CA242 positive rate elevated with stage advancing, lymph node metastasis and tumor invasion depth, the differences between stage III+IV and stage I+II, between positive lymph node and negative lymph node, between T3+T4 and T1+T2, reached statistical significance (all p<0.05). Receiver operating characteristic analysis demonstrated that the area under the curve of CA242 in stage, lymph node metastasis and tumor invasion depth were 0.677, 0.631 and 0.744, respectively. Patients with higher CA242 had worse 5-year OS compared to those with normal CA242 (p=0.0002).
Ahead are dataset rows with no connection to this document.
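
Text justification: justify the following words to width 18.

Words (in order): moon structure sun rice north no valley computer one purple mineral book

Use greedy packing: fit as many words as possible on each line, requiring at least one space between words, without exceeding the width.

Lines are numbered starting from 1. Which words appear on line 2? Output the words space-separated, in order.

Line 1: ['moon', 'structure', 'sun'] (min_width=18, slack=0)
Line 2: ['rice', 'north', 'no'] (min_width=13, slack=5)
Line 3: ['valley', 'computer'] (min_width=15, slack=3)
Line 4: ['one', 'purple', 'mineral'] (min_width=18, slack=0)
Line 5: ['book'] (min_width=4, slack=14)

Answer: rice north no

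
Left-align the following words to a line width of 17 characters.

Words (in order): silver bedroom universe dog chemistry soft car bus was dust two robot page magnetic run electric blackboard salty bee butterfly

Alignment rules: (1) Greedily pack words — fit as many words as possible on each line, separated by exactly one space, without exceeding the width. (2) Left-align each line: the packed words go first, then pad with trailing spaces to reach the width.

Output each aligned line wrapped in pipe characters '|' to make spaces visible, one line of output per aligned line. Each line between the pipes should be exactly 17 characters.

Answer: |silver bedroom   |
|universe dog     |
|chemistry soft   |
|car bus was dust |
|two robot page   |
|magnetic run     |
|electric         |
|blackboard salty |
|bee butterfly    |

Derivation:
Line 1: ['silver', 'bedroom'] (min_width=14, slack=3)
Line 2: ['universe', 'dog'] (min_width=12, slack=5)
Line 3: ['chemistry', 'soft'] (min_width=14, slack=3)
Line 4: ['car', 'bus', 'was', 'dust'] (min_width=16, slack=1)
Line 5: ['two', 'robot', 'page'] (min_width=14, slack=3)
Line 6: ['magnetic', 'run'] (min_width=12, slack=5)
Line 7: ['electric'] (min_width=8, slack=9)
Line 8: ['blackboard', 'salty'] (min_width=16, slack=1)
Line 9: ['bee', 'butterfly'] (min_width=13, slack=4)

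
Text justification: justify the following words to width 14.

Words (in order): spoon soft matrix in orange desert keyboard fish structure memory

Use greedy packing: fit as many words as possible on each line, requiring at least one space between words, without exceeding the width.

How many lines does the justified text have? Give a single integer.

Line 1: ['spoon', 'soft'] (min_width=10, slack=4)
Line 2: ['matrix', 'in'] (min_width=9, slack=5)
Line 3: ['orange', 'desert'] (min_width=13, slack=1)
Line 4: ['keyboard', 'fish'] (min_width=13, slack=1)
Line 5: ['structure'] (min_width=9, slack=5)
Line 6: ['memory'] (min_width=6, slack=8)
Total lines: 6

Answer: 6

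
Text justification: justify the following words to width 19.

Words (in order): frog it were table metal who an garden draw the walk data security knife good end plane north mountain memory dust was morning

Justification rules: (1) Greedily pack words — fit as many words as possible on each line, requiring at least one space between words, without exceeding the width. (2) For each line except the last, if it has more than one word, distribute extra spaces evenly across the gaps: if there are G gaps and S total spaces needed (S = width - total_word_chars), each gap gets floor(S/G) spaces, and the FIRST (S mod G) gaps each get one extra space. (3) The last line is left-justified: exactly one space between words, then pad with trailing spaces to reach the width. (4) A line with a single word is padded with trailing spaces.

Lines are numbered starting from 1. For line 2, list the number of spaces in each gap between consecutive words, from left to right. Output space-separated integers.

Line 1: ['frog', 'it', 'were', 'table'] (min_width=18, slack=1)
Line 2: ['metal', 'who', 'an', 'garden'] (min_width=19, slack=0)
Line 3: ['draw', 'the', 'walk', 'data'] (min_width=18, slack=1)
Line 4: ['security', 'knife', 'good'] (min_width=19, slack=0)
Line 5: ['end', 'plane', 'north'] (min_width=15, slack=4)
Line 6: ['mountain', 'memory'] (min_width=15, slack=4)
Line 7: ['dust', 'was', 'morning'] (min_width=16, slack=3)

Answer: 1 1 1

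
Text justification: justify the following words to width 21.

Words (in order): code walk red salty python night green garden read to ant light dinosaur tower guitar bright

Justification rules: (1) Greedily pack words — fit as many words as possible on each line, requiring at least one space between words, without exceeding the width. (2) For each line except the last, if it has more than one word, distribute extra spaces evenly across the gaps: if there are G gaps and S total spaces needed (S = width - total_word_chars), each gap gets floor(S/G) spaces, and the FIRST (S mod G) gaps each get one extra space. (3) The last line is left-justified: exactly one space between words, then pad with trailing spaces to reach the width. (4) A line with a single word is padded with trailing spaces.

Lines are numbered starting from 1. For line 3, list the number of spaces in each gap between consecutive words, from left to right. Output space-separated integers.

Answer: 2 2 2

Derivation:
Line 1: ['code', 'walk', 'red', 'salty'] (min_width=19, slack=2)
Line 2: ['python', 'night', 'green'] (min_width=18, slack=3)
Line 3: ['garden', 'read', 'to', 'ant'] (min_width=18, slack=3)
Line 4: ['light', 'dinosaur', 'tower'] (min_width=20, slack=1)
Line 5: ['guitar', 'bright'] (min_width=13, slack=8)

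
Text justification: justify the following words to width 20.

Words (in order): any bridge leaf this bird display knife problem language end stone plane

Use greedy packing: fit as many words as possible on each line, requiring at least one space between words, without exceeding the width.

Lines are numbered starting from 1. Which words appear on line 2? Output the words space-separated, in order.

Line 1: ['any', 'bridge', 'leaf', 'this'] (min_width=20, slack=0)
Line 2: ['bird', 'display', 'knife'] (min_width=18, slack=2)
Line 3: ['problem', 'language', 'end'] (min_width=20, slack=0)
Line 4: ['stone', 'plane'] (min_width=11, slack=9)

Answer: bird display knife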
Multivariate analysis showed stage (p=0.000) and preoperative serum CA242 (p=0.026) as independent prognostic factors for 5-year OS of CRC patients.
The preoperative serum CA242 can predict stage, lymph node metastasis and tumor invasion depth, and can be used as an independent prognostic factor for OS of CRC.
背景/目的:肿瘤标志物(TM)在结直肠癌(CRC)的管理中发挥着重要作用。本研究评估术前血清糖类抗原242(CA242)在结直肠癌中的预测和预后价值。
采用C12蛋白芯片诊断系统检测185例结直肠癌患者术前血清CA242水平,并评估CA242在分期、淋巴结转移和肿瘤浸润深度方面的预测价值。分析CA242对5年总生存期(OS)的预后价值。
CA242阳性率随分期进展、淋巴结转移和肿瘤浸润深度升高,III + IV期与I + II期、阳性淋巴结与阴性淋巴结、T3 + T4与T1 + T2之间的差异具有统计学意义(均p < 0.05)。受试者工作特征分析表明,CA242在分期、淋巴结转移和肿瘤浸润深度方面的曲线下面积分别为0.677、0.631和0.744。与CA242正常的患者相比,CA242较高的患者5年总生存期较差(p = 0.0002)。多因素分析显示分期(p = 0.000)和术前血清CA242(p = 0.026)是结直肠癌患者5年总生存期的独立预后因素。
术前血清CA242可预测分期、淋巴结转移和肿瘤浸润深度,并可作为结直肠癌总生存期的独立预后因素。